Sensitivity to lending to firms, which may not be or may be partially compliant with ESG norms has increased significantly since the Covid-19 pandemic broke out, analysts said.
“Compared to domestic conditions, global banks and global investors are now very particular about the risk associated with ESG. And some of them would not lend or fund industries which are structurally known for ESG risk, particularly sectors such as the thermal power or the coal sector,” India Ratings and Research Director Soumyajit Niyogi said.
“Investors would possibly add premium in sync with the ESG risks.
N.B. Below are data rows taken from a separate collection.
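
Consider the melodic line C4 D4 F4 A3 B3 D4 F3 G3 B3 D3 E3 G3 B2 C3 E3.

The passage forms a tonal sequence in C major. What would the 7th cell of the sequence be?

Taking 3-note groups, the heads are C4, A3, F3, D3, B2: the pattern moves down a 3rd.
Extending down a 3rd: G2 → E2.
Statement 7 starts on E2 and keeps the same diatonic contour: E2 F2 A2.

E2 F2 A2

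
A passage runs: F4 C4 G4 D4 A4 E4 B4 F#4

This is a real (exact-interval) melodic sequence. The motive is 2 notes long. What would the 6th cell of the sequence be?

D#5 A#4

Taking 2-note groups, the heads are F4, G4, A4, B4: the pattern moves up a 2nd.
Continuing the starts: C#5 → D#5.
From D#5 the exact shape gives D#5 A#4.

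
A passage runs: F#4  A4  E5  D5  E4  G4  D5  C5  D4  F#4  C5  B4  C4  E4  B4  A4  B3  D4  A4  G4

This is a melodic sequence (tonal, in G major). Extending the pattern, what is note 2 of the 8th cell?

Grouping in 4s, the 2nd note of each cell is A4, G4, F#4, E4, D4.
Each moves down a 2nd. Continuing: C4 → B3 → A3.

A3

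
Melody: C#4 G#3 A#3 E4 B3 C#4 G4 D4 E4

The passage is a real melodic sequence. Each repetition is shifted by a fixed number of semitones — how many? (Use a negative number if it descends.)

Taking 3-note groups, the heads are C#4, E4, G4: the pattern moves up a 3rd.
Counting half-steps from C#4 to E4: 3.

3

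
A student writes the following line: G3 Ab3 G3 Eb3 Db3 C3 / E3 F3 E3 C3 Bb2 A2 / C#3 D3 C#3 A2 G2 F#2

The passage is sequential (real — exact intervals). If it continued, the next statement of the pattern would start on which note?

A#2

Unit = 6 notes; the statements start on G3, E3, C#3, moving down a 3rd each time.
One more step down a 3rd gives A#2.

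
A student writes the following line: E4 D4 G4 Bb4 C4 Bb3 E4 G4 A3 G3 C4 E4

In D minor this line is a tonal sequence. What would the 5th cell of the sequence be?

D3 C3 F3 A3

With a 4-note motive the entries are E4, C4, A3, each down a 3rd from the previous.
Extending down a 3rd: F3 → D3.
From D3 the diatonic shape gives D3 C3 F3 A3.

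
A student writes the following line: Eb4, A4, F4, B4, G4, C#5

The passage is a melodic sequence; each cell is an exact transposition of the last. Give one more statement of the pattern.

The 2-note cells begin on Eb4, F4, G4 — each up a 2nd from the last.
Statement 4 starts on A4 and keeps the same exact contour: A4 D#5.

A4 D#5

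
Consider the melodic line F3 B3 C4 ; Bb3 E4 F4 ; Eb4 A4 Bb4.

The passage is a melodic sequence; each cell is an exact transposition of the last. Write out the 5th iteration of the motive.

Db5 G5 Ab5

The 3-note cells begin on F3, Bb3, Eb4 — each up a 4th from the last.
Extending up a 4th: Ab4 → Db5.
From Db5 the exact shape gives Db5 G5 Ab5.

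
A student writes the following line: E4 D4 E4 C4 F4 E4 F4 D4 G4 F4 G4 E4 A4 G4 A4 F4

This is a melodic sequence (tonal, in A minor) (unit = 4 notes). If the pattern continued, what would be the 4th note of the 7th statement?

B4

Grouping in 4s, the 4th note of each cell is C4, D4, E4, F4.
Carrying that up a 2nd forward: G4 → A4 → B4.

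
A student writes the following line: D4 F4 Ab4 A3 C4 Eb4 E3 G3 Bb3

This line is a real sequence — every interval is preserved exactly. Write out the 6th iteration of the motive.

C#2 E2 G2

Unit = 3 notes; the statements start on D4, A3, E3, moving down a 4th each time.
Continuing the starts: B2 → F#2 → C#2.
Statement 6 starts on C#2 and keeps the same exact contour: C#2 E2 G2.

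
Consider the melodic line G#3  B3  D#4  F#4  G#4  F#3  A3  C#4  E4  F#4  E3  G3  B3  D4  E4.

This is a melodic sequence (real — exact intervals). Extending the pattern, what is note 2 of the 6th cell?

The unit is 5 notes. Position-2 pitches of the 3 shown cells: B3, A3, G3.
Each moves down a 2nd. Continuing: F3 → Eb3 → Db3.

Db3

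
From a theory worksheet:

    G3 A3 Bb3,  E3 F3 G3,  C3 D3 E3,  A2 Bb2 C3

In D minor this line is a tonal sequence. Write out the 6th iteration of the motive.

D2 E2 F2

Unit = 3 notes; the statements start on G3, E3, C3, A2, moving down a 3rd each time.
Continuing the starts: F2 → D2.
So cell 6 is D2 E2 F2.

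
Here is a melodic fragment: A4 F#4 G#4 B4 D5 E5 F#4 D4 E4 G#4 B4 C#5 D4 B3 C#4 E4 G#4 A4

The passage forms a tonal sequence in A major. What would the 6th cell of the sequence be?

Taking 6-note groups, the heads are A4, F#4, D4: the pattern moves down a 3rd.
Extending down a 3rd: B3 → G#3 → E3.
So cell 6 is E3 C#3 D3 F#3 A3 B3.

E3 C#3 D3 F#3 A3 B3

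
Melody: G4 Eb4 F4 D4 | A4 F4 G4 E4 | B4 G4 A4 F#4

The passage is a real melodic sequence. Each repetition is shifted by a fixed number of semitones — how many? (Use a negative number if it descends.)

2

The 4-note cells begin on G4, A4, B4 — each up a 2nd from the last.
G4 to A4 spans +2 semitones.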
Even if someone is willing to pay, if they are not ESG compliant, the lenders might refuse to lend further,” he said.
While larger entities are typically more compliant with global ESG requirements and have access to multiple funding sources, smaller firms do not enjoy the same networks, analysts said.
Amid a widening current account deficit and the global, preference for the US dollar, the RBI earlier this week announced a slew of measures aimed at attracting foreign exchange flows. These include a higher permissible borrowing limit for firms under ECBs.
The RBI has dipped into its foreign exchange reserves at a rapid pace since the Ukraine war broke out in February in order to shield the rupee from excessive volatility.
From $631.53 billion as of February 25, the RBI’s headline foreign exchange reserves have dropped to $588.31 billion as of July 1, the latest data showed. In fact, in the previous week, the central bank’s reserves were reduced by a large $5 billion, mainly on account of a fall in foreign currency assets, the data showed.